In Rapid City we stayed at a Best Western (Town 'N Country) motel for three nights.  The place was very comfortable. We used it as a base camp while we saw Mt Rushmore, Sturgis, Deadwood, and the Black Hills area. As others have said, there is a LOT to do in the Black Hills, and Mt. Rushmore, while interesting, is only a small part of the attractions.  On the last day we were planning to attend the nighttime lighting of the monument faces, but it was socked-in with fog. So much for that idea! 

Leaving Rapid City, we headed back west and spent a night in Cody, Wyoming, at the Skyline Inn motel (a convenient, if average, okay place.) The Buffalo Bill Museum in Cody is well worth the time to see it.  Really interesting.

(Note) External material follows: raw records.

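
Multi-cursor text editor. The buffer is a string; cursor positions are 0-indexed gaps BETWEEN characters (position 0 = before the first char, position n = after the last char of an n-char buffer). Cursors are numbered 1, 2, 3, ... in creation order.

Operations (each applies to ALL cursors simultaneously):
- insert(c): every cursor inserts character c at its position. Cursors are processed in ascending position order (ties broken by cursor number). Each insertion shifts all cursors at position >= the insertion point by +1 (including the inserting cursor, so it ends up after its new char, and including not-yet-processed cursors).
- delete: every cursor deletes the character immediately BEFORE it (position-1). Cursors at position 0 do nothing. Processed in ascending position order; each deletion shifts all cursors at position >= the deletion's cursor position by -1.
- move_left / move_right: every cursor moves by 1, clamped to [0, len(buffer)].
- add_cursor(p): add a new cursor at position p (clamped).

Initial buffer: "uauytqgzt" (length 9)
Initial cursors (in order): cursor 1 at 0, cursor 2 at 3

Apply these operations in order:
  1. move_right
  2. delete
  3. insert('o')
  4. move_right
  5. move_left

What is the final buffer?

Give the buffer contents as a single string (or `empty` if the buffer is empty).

After op 1 (move_right): buffer="uauytqgzt" (len 9), cursors c1@1 c2@4, authorship .........
After op 2 (delete): buffer="autqgzt" (len 7), cursors c1@0 c2@2, authorship .......
After op 3 (insert('o')): buffer="oauotqgzt" (len 9), cursors c1@1 c2@4, authorship 1..2.....
After op 4 (move_right): buffer="oauotqgzt" (len 9), cursors c1@2 c2@5, authorship 1..2.....
After op 5 (move_left): buffer="oauotqgzt" (len 9), cursors c1@1 c2@4, authorship 1..2.....

Answer: oauotqgzt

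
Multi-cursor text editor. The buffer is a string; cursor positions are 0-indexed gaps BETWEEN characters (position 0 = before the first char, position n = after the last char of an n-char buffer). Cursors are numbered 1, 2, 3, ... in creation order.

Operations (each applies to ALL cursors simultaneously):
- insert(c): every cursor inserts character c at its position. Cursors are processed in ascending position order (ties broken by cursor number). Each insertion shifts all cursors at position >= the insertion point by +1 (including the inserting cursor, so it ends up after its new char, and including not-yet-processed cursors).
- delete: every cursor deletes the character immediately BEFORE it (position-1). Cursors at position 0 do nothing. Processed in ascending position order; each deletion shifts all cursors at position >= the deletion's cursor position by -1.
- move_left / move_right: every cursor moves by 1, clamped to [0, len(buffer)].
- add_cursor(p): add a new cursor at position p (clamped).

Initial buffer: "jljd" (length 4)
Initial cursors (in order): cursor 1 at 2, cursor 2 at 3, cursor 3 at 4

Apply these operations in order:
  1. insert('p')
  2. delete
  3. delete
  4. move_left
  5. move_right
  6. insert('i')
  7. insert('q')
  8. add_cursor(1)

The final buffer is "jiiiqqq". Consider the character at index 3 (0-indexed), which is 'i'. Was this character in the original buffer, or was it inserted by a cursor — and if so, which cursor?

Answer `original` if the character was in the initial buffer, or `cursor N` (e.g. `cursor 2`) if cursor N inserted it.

After op 1 (insert('p')): buffer="jlpjpdp" (len 7), cursors c1@3 c2@5 c3@7, authorship ..1.2.3
After op 2 (delete): buffer="jljd" (len 4), cursors c1@2 c2@3 c3@4, authorship ....
After op 3 (delete): buffer="j" (len 1), cursors c1@1 c2@1 c3@1, authorship .
After op 4 (move_left): buffer="j" (len 1), cursors c1@0 c2@0 c3@0, authorship .
After op 5 (move_right): buffer="j" (len 1), cursors c1@1 c2@1 c3@1, authorship .
After op 6 (insert('i')): buffer="jiii" (len 4), cursors c1@4 c2@4 c3@4, authorship .123
After op 7 (insert('q')): buffer="jiiiqqq" (len 7), cursors c1@7 c2@7 c3@7, authorship .123123
After op 8 (add_cursor(1)): buffer="jiiiqqq" (len 7), cursors c4@1 c1@7 c2@7 c3@7, authorship .123123
Authorship (.=original, N=cursor N): . 1 2 3 1 2 3
Index 3: author = 3

Answer: cursor 3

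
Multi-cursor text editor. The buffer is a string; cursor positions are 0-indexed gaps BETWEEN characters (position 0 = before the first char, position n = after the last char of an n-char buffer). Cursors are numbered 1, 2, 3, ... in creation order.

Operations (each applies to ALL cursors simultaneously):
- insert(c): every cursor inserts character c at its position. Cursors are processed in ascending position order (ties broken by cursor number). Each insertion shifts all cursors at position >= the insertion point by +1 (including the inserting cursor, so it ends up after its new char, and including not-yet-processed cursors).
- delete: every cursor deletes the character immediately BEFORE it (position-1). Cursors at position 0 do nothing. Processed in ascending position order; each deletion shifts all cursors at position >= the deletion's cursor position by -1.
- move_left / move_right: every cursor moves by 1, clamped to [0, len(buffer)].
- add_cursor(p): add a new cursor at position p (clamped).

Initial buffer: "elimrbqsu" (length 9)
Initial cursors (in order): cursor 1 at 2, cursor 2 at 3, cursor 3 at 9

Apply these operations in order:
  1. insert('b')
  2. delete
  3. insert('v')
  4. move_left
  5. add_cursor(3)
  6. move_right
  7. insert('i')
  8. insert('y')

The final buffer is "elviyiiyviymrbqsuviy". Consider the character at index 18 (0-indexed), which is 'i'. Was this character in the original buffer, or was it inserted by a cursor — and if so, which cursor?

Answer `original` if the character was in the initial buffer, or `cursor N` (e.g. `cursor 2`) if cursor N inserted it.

Answer: cursor 3

Derivation:
After op 1 (insert('b')): buffer="elbibmrbqsub" (len 12), cursors c1@3 c2@5 c3@12, authorship ..1.2......3
After op 2 (delete): buffer="elimrbqsu" (len 9), cursors c1@2 c2@3 c3@9, authorship .........
After op 3 (insert('v')): buffer="elvivmrbqsuv" (len 12), cursors c1@3 c2@5 c3@12, authorship ..1.2......3
After op 4 (move_left): buffer="elvivmrbqsuv" (len 12), cursors c1@2 c2@4 c3@11, authorship ..1.2......3
After op 5 (add_cursor(3)): buffer="elvivmrbqsuv" (len 12), cursors c1@2 c4@3 c2@4 c3@11, authorship ..1.2......3
After op 6 (move_right): buffer="elvivmrbqsuv" (len 12), cursors c1@3 c4@4 c2@5 c3@12, authorship ..1.2......3
After op 7 (insert('i')): buffer="elviiivimrbqsuvi" (len 16), cursors c1@4 c4@6 c2@8 c3@16, authorship ..11.422......33
After op 8 (insert('y')): buffer="elviyiiyviymrbqsuviy" (len 20), cursors c1@5 c4@8 c2@11 c3@20, authorship ..111.44222......333
Authorship (.=original, N=cursor N): . . 1 1 1 . 4 4 2 2 2 . . . . . . 3 3 3
Index 18: author = 3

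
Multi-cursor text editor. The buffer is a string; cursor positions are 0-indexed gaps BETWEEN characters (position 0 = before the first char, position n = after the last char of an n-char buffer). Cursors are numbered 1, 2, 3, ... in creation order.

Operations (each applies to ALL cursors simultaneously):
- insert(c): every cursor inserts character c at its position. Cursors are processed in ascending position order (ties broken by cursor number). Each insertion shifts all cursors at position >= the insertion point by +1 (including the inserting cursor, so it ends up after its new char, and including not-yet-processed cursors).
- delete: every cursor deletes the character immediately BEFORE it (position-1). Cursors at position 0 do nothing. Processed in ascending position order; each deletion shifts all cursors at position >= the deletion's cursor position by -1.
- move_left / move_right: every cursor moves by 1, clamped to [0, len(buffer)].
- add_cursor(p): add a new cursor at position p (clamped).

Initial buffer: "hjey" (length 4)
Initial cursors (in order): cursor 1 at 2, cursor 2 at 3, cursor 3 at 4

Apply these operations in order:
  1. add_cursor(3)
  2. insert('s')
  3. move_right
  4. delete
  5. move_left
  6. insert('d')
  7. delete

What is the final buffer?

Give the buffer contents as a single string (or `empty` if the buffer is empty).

After op 1 (add_cursor(3)): buffer="hjey" (len 4), cursors c1@2 c2@3 c4@3 c3@4, authorship ....
After op 2 (insert('s')): buffer="hjsessys" (len 8), cursors c1@3 c2@6 c4@6 c3@8, authorship ..1.24.3
After op 3 (move_right): buffer="hjsessys" (len 8), cursors c1@4 c2@7 c4@7 c3@8, authorship ..1.24.3
After op 4 (delete): buffer="hjss" (len 4), cursors c1@3 c2@4 c3@4 c4@4, authorship ..12
After op 5 (move_left): buffer="hjss" (len 4), cursors c1@2 c2@3 c3@3 c4@3, authorship ..12
After op 6 (insert('d')): buffer="hjdsddds" (len 8), cursors c1@3 c2@7 c3@7 c4@7, authorship ..112342
After op 7 (delete): buffer="hjss" (len 4), cursors c1@2 c2@3 c3@3 c4@3, authorship ..12

Answer: hjss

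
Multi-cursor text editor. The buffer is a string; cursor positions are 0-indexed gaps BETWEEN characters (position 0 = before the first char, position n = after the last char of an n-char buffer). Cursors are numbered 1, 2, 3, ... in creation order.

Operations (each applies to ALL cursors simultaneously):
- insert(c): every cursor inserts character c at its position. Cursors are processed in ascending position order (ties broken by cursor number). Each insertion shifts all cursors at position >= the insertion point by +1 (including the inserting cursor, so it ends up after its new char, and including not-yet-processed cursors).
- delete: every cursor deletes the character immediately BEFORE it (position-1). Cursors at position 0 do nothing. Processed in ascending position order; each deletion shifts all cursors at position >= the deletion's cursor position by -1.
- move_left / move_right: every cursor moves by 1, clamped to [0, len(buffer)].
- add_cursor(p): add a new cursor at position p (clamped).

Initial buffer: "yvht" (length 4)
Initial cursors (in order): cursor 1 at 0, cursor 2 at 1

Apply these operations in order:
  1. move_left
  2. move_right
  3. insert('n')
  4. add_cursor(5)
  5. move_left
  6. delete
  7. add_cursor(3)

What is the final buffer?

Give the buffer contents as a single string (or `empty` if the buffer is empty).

Answer: nht

Derivation:
After op 1 (move_left): buffer="yvht" (len 4), cursors c1@0 c2@0, authorship ....
After op 2 (move_right): buffer="yvht" (len 4), cursors c1@1 c2@1, authorship ....
After op 3 (insert('n')): buffer="ynnvht" (len 6), cursors c1@3 c2@3, authorship .12...
After op 4 (add_cursor(5)): buffer="ynnvht" (len 6), cursors c1@3 c2@3 c3@5, authorship .12...
After op 5 (move_left): buffer="ynnvht" (len 6), cursors c1@2 c2@2 c3@4, authorship .12...
After op 6 (delete): buffer="nht" (len 3), cursors c1@0 c2@0 c3@1, authorship 2..
After op 7 (add_cursor(3)): buffer="nht" (len 3), cursors c1@0 c2@0 c3@1 c4@3, authorship 2..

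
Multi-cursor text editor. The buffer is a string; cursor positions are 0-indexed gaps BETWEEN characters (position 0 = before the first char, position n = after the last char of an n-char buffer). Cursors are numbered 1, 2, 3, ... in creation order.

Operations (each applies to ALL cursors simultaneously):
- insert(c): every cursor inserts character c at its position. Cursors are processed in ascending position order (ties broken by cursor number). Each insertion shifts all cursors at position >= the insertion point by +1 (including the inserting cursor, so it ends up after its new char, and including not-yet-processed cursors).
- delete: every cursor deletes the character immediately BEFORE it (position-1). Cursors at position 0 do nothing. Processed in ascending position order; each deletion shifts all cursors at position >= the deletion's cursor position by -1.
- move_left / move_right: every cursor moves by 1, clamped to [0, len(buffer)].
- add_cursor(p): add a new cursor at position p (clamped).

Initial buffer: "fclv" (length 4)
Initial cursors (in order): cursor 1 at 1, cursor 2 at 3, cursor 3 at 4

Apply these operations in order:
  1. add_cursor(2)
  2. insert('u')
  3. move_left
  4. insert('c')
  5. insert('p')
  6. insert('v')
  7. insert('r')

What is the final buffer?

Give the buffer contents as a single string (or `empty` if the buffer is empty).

Answer: fcpvruccpvrulcpvruvcpvru

Derivation:
After op 1 (add_cursor(2)): buffer="fclv" (len 4), cursors c1@1 c4@2 c2@3 c3@4, authorship ....
After op 2 (insert('u')): buffer="fuculuvu" (len 8), cursors c1@2 c4@4 c2@6 c3@8, authorship .1.4.2.3
After op 3 (move_left): buffer="fuculuvu" (len 8), cursors c1@1 c4@3 c2@5 c3@7, authorship .1.4.2.3
After op 4 (insert('c')): buffer="fcucculcuvcu" (len 12), cursors c1@2 c4@5 c2@8 c3@11, authorship .11.44.22.33
After op 5 (insert('p')): buffer="fcpuccpulcpuvcpu" (len 16), cursors c1@3 c4@7 c2@11 c3@15, authorship .111.444.222.333
After op 6 (insert('v')): buffer="fcpvuccpvulcpvuvcpvu" (len 20), cursors c1@4 c4@9 c2@14 c3@19, authorship .1111.4444.2222.3333
After op 7 (insert('r')): buffer="fcpvruccpvrulcpvruvcpvru" (len 24), cursors c1@5 c4@11 c2@17 c3@23, authorship .11111.44444.22222.33333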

From Cody we headed further west, entering Yellowstone again through the East Entrance to the Park, and making it to the Old Faithful Inn, where we spent our last night.  It was cool watching Old Faithful erupting in the moonlight.

Next day we took a leisurely drive back up out the North Entrance, and made our way back to Bozeman for our flight home.  It all worked out really well, we saw a lot of great sites, and we never felt like we were stuck in the car for very long.  I'd do it all again with few changes. (The crappy motel in Jackson was the only downer. LOL!)

Hope this helps a bit.  Feel free to ask any questions.  I'm happy to share.

Dave


----------